Alfred M. de Zayas studied history and law at Harvard, where he obtained his J.D. in 1970. He practiced corporate law with the New York law firm Simpson Thacher and Bartlett and is a retired member of the New York and Florida Bar. He obtained a doctorate in history from the University of Göttingen in Germany in 1977.
Mr. de Zayas has been visiting professor of law at numerous universities including the University of British Columbia in Canada, the Graduate Institute of the University of Geneva, and the University of Trier (Germany) and the Universidad de Alcalá de Henares (Spain). At present he teaches international law at the Geneva School of Diplomacy.
From 1981 to 2003 he was a senior lawyer with the Division of Human Rights/ Centre for Human Rights/ Office of the UN High Commissioner for Human Rights, Secretary of the UN Human Rights Committee, and Chief of the Petitions Department. In 2009 de Zayas was a member of the UN workshop that drafted a report on the human right to peace, which was subsequently discussed and further elaborated by the Advisory Committee of the Human
Rights Council, and led to the pertinent General Assembly resolution.
From May 2012 to April 2018 he served as the first Independent Expert on the Promotion of a Democratic and Equitable International Order and produced 14 reports to the Human Rights Council and UN General Assembly. He served as a consultant to the Office of the High Commissioner for Human Rights on the issue of self-determination and mercenaries. De Zayas is an expert for civil and political rights and has published nine books on a variety of legal and historical issues, including “United Nations Human Rights Committee Case Law” (together with Jakob Tth. Möller, N.P. Engel 2009), and has been co-author and co-editor of numerous other books, including “International Human Rights Monitoring Mechanisms” (together with Gudmundur Alfredsson and Bertrand Ramcharan).
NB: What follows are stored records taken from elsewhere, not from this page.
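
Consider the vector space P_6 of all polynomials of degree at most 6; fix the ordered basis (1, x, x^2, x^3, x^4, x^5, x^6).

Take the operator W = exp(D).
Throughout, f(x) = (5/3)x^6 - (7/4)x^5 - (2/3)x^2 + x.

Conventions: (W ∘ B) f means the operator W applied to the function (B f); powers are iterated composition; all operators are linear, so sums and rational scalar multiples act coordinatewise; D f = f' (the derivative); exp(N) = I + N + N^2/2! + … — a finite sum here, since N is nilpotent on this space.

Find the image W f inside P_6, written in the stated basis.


order-1 term: 10x^5 - (35/4)x^4 - (4/3)x + 1
order-2 term: 25x^4 - (35/2)x^3 - 2/3
order-3 term: (100/3)x^3 - (35/2)x^2
order-4 term: 25x^2 - (35/4)x
order-5 term: 10x - 7/4
order-6 term: 5/3
the series for exp(D) f terminates at order 6
exp(D) f = (5/3)x^6 + (33/4)x^5 + (65/4)x^4 + (95/6)x^3 + (41/6)x^2 + (11/12)x + 1/4

g(x) = (5/3)x^6 + (33/4)x^5 + (65/4)x^4 + (95/6)x^3 + (41/6)x^2 + (11/12)x + 1/4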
His scholarly articles in the Max Planck Encyclopedia of Public International Law, Oxford Encyclopedia of Human Rights and Macmillan Encyclopedia of Genocide, encompass the prohibition of aggression, universal jurisdiction, the right to the homeland, mass population transfers, minority rights, refugee law, repatriation, legal aspects of the Spanish Civil War, indefinite detention, Guantáanamo, the Marshall Plan, the Office of the UN High Commissioner for Human Rights and the right to peace. He is fluent in six languages and has published a book of Rilke translations with commentary (“Larenopfer”, Red Hen Press 2008) and is now completing the translation of Hermann Hesse’s “Das Lied des Lebens”
From 2002-2006 he was Secretary-General, from 2006-2010 and again from 2013 to 2017 President of PEN International, Centre Suisse romand. He is member of several advisory boards, including of the International Society of Human Rights (Frankfurt a.M.), Zentrum gegen Vertreibungen (Berlin), the International Human Rights Association of American Minorities (Canada) and of the conseil scientifique of the Académie International de droit constitutionnel (Tunis).
He has received several awards, most recently the “Educators Award 2011” of Canadians for Genocide Education.